Service Fabric Explorer (SFX) is an open-source tool for inspecting and managing Azure Service Fabric clusters. Service Fabric Explorer is a desktop application for Windows, macOS and Linux. To launch SFX in a web browser, browse to the cluster's HTTP management endpoint from any browser - for example https://clusterFQDN:19080. Service Fabric explorer may not load for numerous reasons. Most frequent reasons could be access denied while trying to access or unable to choose the right certificate. Following steps provide some useful insights on investigation steps and mitigations to be followed in such scenarios.
1. Check the status of the cluster and certificate that is being tried to access the cluster. If the cluster state is in “Upgrade service unreachable” then mostly, the certificate might be expired. If the certificate has a warning stating it is not under trusted root and is issued by a third-party certificate issuer, then add it to trusted root certificates and exclude the Certificate issuer from any security rules that will block the access to the site. Furthermore, if cluster is healthy, and certificate is not expired, then verify if provided certificate to the cluster is wrong.
2. If the issue persists, post verifying correct certificate usage and validity, clear the browser session and cache to get it to prompt again. Additionally, try to access from incognito mode or private window.
3. SFX fails to load due to certificate issues. Initially, To identify certificate related issues at the first level, verify if there is a pop up coming up on screen to choose the certificate before accessing the Service Fabric Explorer.
Note: Download the certificate on the machine that is been used to access the Service fabric explorer such that certificate appears on pop up while accessing SFX.
4. When loading the admin Service Fabric Explorer, use F12 (or any network traffic analyzer) to look at the call failures.
If there are call failures with 403 as shown below, it means Fabric Upgrade Service is not able to talk to gateway.
This indicates an issue with the certificate or an issue with http gateway. For certificate issues, check if certificate is ACL’d correctly to 'Network Service' and has full permissions.
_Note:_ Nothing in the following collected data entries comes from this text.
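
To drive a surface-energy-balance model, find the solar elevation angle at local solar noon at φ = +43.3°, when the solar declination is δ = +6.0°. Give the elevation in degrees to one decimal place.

At local noon the hour angle is zero, so the zenith angle equals |φ − δ| = |+43.3° − (+6.000°)| = 37.300°.
Elevation = 90° − 37.300° = 52.7°.

52.7°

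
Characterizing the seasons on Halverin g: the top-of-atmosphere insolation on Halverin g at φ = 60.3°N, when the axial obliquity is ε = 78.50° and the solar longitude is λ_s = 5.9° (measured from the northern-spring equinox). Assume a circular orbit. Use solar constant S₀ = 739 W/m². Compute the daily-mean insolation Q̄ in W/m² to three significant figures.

Q̄ ≈ 150 W/m²

Solar declination: sin δ = sin ε · sin λ_s = sin 78.50° × sin 5.9° = 0.10073, so δ = +5.781°.
cos H₀ = −tan(+60.3°) tan(+5.781°) = -0.1775, H₀ = 1.7492 rad.
Bracket: H₀ sin φ sin δ + cos φ cos δ sin H₀ = 1.7492×0.86863×0.10073 + 0.49546×0.99491×0.98412 = 0.153050 + 0.485110 = 0.638160.
Q̄ = (S₀/π) × [bracket] = (739/π) × 0.638160 = 150.1 W/m².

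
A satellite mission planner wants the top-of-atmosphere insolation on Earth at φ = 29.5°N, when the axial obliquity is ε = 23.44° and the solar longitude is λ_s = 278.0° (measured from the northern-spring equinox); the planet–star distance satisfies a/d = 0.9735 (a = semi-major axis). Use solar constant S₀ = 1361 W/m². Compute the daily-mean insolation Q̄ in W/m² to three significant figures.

Q̄ ≈ 213 W/m²

Solar declination: sin δ = sin ε · sin λ_s = sin 23.44° × sin 278.0° = -0.39392, so δ = -23.198°.
cos H₀ = −tan(+29.5°) tan(-23.198°) = 0.2425, H₀ = 1.3259 rad.
Bracket: H₀ sin φ sin δ + cos φ cos δ sin H₀ = 1.3259×0.49242×-0.39392 + 0.87036×0.91915×0.97016 = -0.257190 + 0.776120 = 0.518930.
Inverse-square distance factor (a/d)² = 0.9735² = 0.947702.
Q̄ = (S₀/π) × 0.947702 × [bracket] = (1361/π) × 0.947702 × 0.518930 = 213.1 W/m².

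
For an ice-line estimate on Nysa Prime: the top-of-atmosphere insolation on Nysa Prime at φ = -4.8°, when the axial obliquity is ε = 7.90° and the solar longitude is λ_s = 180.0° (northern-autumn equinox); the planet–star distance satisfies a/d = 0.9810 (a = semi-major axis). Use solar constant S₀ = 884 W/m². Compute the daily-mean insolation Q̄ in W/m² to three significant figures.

Q̄ ≈ 270 W/m²

Solar declination: sin δ = sin ε · sin λ_s = sin 7.90° × sin 180.0° = 0.00000, so δ = +0.000°.
cos H₀ = −tan(-4.8°) tan(+0.000°) = 0.0000, H₀ = 1.5708 rad.
Bracket: H₀ sin φ sin δ + cos φ cos δ sin H₀ = 1.5708×-0.08368×0.00000 + 0.99649×1.00000×1.00000 = -0.000000 + 0.996490 = 0.996490.
Inverse-square distance factor (a/d)² = 0.9810² = 0.962361.
Q̄ = (S₀/π) × 0.962361 × [bracket] = (884/π) × 0.962361 × 0.996490 = 269.8 W/m².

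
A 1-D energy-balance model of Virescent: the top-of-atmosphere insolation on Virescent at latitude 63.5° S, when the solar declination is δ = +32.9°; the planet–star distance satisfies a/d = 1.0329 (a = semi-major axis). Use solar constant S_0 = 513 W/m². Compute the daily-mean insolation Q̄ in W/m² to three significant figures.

Q̄ ≈ 0.00 W/m²

cos h₀ = −tan(-63.5°) tan(+32.900°) = 1.2975 ≥ 1 ⇒ polar night, h₀ = 0 and Q̄ = 0.
Inverse-square distance factor (a/d)² = 1.0329² = 1.066882.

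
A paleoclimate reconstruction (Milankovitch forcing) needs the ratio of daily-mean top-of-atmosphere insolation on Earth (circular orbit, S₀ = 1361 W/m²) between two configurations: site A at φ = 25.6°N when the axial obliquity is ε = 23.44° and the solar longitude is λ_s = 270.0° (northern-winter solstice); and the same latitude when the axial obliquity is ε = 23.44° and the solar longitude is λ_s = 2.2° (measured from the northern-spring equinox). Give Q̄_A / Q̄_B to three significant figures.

— Configuration A (φ=+25.6°):
Solar declination: sin δ = sin ε · sin λ_s = sin 23.44° × sin 270.0° = -0.39779, so δ = -23.440°.
cos H₀ = −tan(+25.6°) tan(-23.440°) = 0.2077, H₀ = 1.3615 rad.
Bracket: H₀ sin φ sin δ + cos φ cos δ sin H₀ = 1.3615×0.43209×-0.39779 + 0.90183×0.91748×0.97819 = -0.234016 + 0.809365 = 0.575349.
Q̄ = (S₀/π) × [bracket] = (1361/π) × 0.575349 = 249.25 W/m².
— Configuration B (φ=+25.6°):
Solar declination: sin δ = sin ε · sin λ_s = sin 23.44° × sin 2.2° = 0.01527, so δ = +0.875°.
cos H₀ = −tan(+25.6°) tan(+0.875°) = -0.0073, H₀ = 1.5781 rad.
Bracket: H₀ sin φ sin δ + cos φ cos δ sin H₀ = 1.5781×0.43209×0.01527 + 0.90183×0.99988×0.99997 = 0.010412 + 0.901695 = 0.912107.
Q̄ = (S₀/π) × [bracket] = (1361/π) × 0.912107 = 395.14 W/m².
Ratio Q̄_A / Q̄_B = 249.25 / 395.14 = 0.6308.

Q̄_A / Q̄_B ≈ 0.631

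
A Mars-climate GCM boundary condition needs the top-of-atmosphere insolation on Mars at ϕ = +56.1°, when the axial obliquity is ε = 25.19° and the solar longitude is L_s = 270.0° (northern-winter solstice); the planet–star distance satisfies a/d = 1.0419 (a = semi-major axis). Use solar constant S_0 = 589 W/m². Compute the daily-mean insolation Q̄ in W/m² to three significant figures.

Q̄ ≈ 16.2 W/m²

Solar declination: sin δ = sin ε · sin L_s = sin 25.19° × sin 270.0° = -0.42562, so δ = -25.190°.
cos h₀ = −tan(+56.1°) tan(-25.190°) = 0.7000, h₀ = 0.7955 rad.
Bracket: h₀ sin ϕ sin δ + cos ϕ cos δ sin h₀ = 0.7955×0.83001×-0.42562 + 0.55775×0.90490×0.71419 = -0.281025 + 0.360457 = 0.079432.
Inverse-square distance factor (a/d)² = 1.0419² = 1.085556.
Q̄ = (S_0/π) × 1.085556 × [bracket] = (589/π) × 1.085556 × 0.079432 = 16.17 W/m².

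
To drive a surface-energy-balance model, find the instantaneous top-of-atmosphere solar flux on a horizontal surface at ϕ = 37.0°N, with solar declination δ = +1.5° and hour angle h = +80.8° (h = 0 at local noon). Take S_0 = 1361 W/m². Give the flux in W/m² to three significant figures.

195 W/m²

cos θ_z = sin ϕ sin δ + cos ϕ cos δ cos h = 0.015754 + 0.127643 = 0.143397.
Flux = S_0 · cos θ_z = 1361 × 0.143397 = 195.2 W/m².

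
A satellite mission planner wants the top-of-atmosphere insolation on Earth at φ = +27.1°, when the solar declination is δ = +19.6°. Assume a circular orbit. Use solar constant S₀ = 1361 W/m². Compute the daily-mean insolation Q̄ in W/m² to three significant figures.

cos H₀ = −tan(+27.1°) tan(+19.600°) = -0.1822, H₀ = 1.7540 rad.
Bracket: H₀ sin φ sin δ + cos φ cos δ sin H₀ = 1.7540×0.45554×0.33545 + 0.89021×0.94206×0.98326 = 0.268030 + 0.824593 = 1.092623.
Q̄ = (S₀/π) × [bracket] = (1361/π) × 1.092623 = 473.3 W/m².

Q̄ ≈ 473 W/m²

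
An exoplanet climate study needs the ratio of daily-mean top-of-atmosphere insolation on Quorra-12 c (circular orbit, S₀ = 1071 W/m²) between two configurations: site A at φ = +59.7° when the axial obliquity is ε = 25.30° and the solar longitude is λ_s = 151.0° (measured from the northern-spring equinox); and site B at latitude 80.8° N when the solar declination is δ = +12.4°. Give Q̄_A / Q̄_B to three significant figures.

Q̄_A / Q̄_B ≈ 1.21

— Configuration A (φ=+59.7°):
Solar declination: sin δ = sin ε · sin λ_s = sin 25.30° × sin 151.0° = 0.20719, so δ = +11.958°.
cos H₀ = −tan(+59.7°) tan(+11.958°) = -0.3624, H₀ = 1.9417 rad.
Bracket: H₀ sin φ sin δ + cos φ cos δ sin H₀ = 1.9417×0.86340×0.20719 + 0.50453×0.97830×0.93201 = 0.347347 + 0.460023 = 0.807370.
Q̄ = (S₀/π) × [bracket] = (1071/π) × 0.807370 = 275.24 W/m².
— Configuration B (φ=+80.8°):
cos H₀ = −tan(+80.8°) tan(+12.400°) = -1.3575 ≤ −1 ⇒ polar day, H₀ = π.
Bracket: H₀ sin φ sin δ + cos φ cos δ sin H₀ = 3.1416×0.98714×0.21474 + 0.15988×0.97667×0.00000 = 0.665951 + 0.000000 = 0.665951.
Q̄ = (S₀/π) × [bracket] = (1071/π) × 0.665951 = 227.03 W/m².
Ratio Q̄_A / Q̄_B = 275.24 / 227.03 = 1.212.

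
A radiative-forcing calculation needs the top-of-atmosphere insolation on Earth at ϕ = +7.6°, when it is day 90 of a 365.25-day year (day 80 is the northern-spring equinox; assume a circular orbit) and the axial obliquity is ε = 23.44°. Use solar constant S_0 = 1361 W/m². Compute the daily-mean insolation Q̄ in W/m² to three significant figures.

Solar longitude: L_s = 360° × (90 − 80)/365.25 = 9.856°.
sin δ = sin 23.44° × sin 9.856° = 0.06809, so δ = +3.904°.
cos h₀ = −tan(+7.6°) tan(+3.904°) = -0.0091, h₀ = 1.5799 rad.
Bracket: h₀ sin ϕ sin δ + cos ϕ cos δ sin h₀ = 1.5799×0.13226×0.06809 + 0.99122×0.99768×0.99996 = 0.014228 + 0.988881 = 1.003109.
Q̄ = (S_0/π) × [bracket] = (1361/π) × 1.003109 = 434.6 W/m².

Q̄ ≈ 435 W/m²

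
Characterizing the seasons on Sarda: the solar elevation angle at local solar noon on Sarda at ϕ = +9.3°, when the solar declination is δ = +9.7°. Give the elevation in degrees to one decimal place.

At local noon the hour angle is zero, so the zenith angle equals |ϕ − δ| = |+9.3° − (+9.700°)| = 0.400°.
Elevation = 90° − 0.400° = 89.6°.

89.6°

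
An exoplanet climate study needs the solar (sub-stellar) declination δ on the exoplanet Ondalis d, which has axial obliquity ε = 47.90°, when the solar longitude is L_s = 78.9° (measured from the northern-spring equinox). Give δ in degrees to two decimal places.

sin δ = sin ε · sin L_s = sin 47.90° × sin 78.9° = 0.728095.
δ = arcsin(0.728095) = +46.73°.

δ = +46.73°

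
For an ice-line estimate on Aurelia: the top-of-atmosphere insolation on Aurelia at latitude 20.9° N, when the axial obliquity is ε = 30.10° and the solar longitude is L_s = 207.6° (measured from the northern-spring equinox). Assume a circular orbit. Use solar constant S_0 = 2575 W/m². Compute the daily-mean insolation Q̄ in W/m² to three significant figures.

Q̄ ≈ 641 W/m²

Solar declination: sin δ = sin ε · sin L_s = sin 30.10° × sin 207.6° = -0.23235, so δ = -13.435°.
cos h₀ = −tan(+20.9°) tan(-13.435°) = 0.0912, h₀ = 1.4794 rad.
Bracket: h₀ sin ϕ sin δ + cos ϕ cos δ sin h₀ = 1.4794×0.35674×-0.23235 + 0.93420×0.97263×0.99583 = -0.122625 + 0.904842 = 0.782217.
Q̄ = (S_0/π) × [bracket] = (2575/π) × 0.782217 = 641.1 W/m².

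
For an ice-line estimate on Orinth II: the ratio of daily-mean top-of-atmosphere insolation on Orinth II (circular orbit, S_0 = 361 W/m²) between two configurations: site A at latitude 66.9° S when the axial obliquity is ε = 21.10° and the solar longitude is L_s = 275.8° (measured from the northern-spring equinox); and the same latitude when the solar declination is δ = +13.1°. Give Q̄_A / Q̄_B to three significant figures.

— Configuration A (ϕ=-66.9°):
Solar declination: sin δ = sin ε · sin L_s = sin 21.10° × sin 275.8° = -0.35815, so δ = -20.987°.
cos h₀ = −tan(-66.9°) tan(-20.987°) = -0.8993, h₀ = 2.6891 rad.
Bracket: h₀ sin ϕ sin δ + cos ϕ cos δ sin h₀ = 2.6891×-0.91982×-0.35815 + 0.39234×0.93366×0.43725 = 0.885880 + 0.160170 = 1.046050.
Q̄ = (S_0/π) × [bracket] = (361/π) × 1.046050 = 120.20 W/m².
— Configuration B (ϕ=-66.9°):
cos h₀ = −tan(-66.9°) tan(+13.100°) = 0.5456, h₀ = 0.9937 rad.
Bracket: h₀ sin ϕ sin δ + cos ϕ cos δ sin h₀ = 0.9937×-0.91982×0.22665 + 0.39234×0.97398×0.83806 = -0.207164 + 0.320249 = 0.113085.
Q̄ = (S_0/π) × [bracket] = (361/π) × 0.113085 = 12.995 W/m².
Ratio Q̄_A / Q̄_B = 120.20 / 12.995 = 9.250.

Q̄_A / Q̄_B ≈ 9.25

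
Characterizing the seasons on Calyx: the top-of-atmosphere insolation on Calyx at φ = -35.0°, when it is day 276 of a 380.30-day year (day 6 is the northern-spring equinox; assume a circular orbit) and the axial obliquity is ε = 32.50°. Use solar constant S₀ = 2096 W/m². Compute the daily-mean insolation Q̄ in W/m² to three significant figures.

Solar longitude: λ_s = 360° × (276 − 6)/380.30 = 255.588°.
sin δ = sin 32.50° × sin 255.588° = -0.52039, so δ = -31.358°.
cos H₀ = −tan(-35.0°) tan(-31.358°) = -0.4267, H₀ = 2.0117 rad.
Bracket: H₀ sin φ sin δ + cos φ cos δ sin H₀ = 2.0117×-0.57358×-0.52039 + 0.81915×0.85393×0.90439 = 0.600463 + 0.632618 = 1.233081.
Q̄ = (S₀/π) × [bracket] = (2096/π) × 1.233081 = 822.7 W/m².

Q̄ ≈ 823 W/m²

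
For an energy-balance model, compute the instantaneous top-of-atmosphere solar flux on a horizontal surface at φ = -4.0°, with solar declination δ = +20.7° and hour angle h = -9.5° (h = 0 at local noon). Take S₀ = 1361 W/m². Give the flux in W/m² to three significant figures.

1.22e+03 W/m²

cos θ_z = sin φ sin δ + cos φ cos δ cos h = -0.024657 + 0.920368 = 0.895711.
Flux = S₀ · cos θ_z = 1361 × 0.895711 = 1219 W/m².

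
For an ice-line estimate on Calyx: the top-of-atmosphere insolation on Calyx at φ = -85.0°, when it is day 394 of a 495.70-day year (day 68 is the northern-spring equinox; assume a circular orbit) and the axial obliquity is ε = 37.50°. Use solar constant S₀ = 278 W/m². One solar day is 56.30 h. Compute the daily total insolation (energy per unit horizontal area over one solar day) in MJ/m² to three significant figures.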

5. If a similar screen like below is visible,
Moving ahead, verify if the Inbound connectivity is blocked from the Azure portal. check if port 19000 and 19080 are open and accessible in Azure NSG, and machine’s IP of user is whitelisted when trying to access from local machine.
In case of any blockages in inbound connectivity to 19080 via network/firewall/proxy issue at client end, They must be unblocked by the client. To help identify network issues, Using the Network Monitor Tool will help capture the traces that can be analysed further.
7. Further, to isolate the issue, RDP into any one of the VM that is a part of Service fabric cluster. Try to access localhost:19080 and see if service fabric explorer is visible. If yes, then check your Load balancer’s rules and allow https connection to 19080.
8. Try connecting to the cluster over PowerShell using Connect-ServiceFabricCluster. If this succeeds, FabricGateway is up and the TCP management endpoint is fine. As a next step Please reach out to Service Fabric support team to investigate traces for HttpGateway issues.
If connection to cluster fails, FabricGateway is having issues and not just the Http endpoint. The next step is to share the traces located in D:\SvcFab\Log\Traces with service fabric support team to investigate further for FabricGateway issues.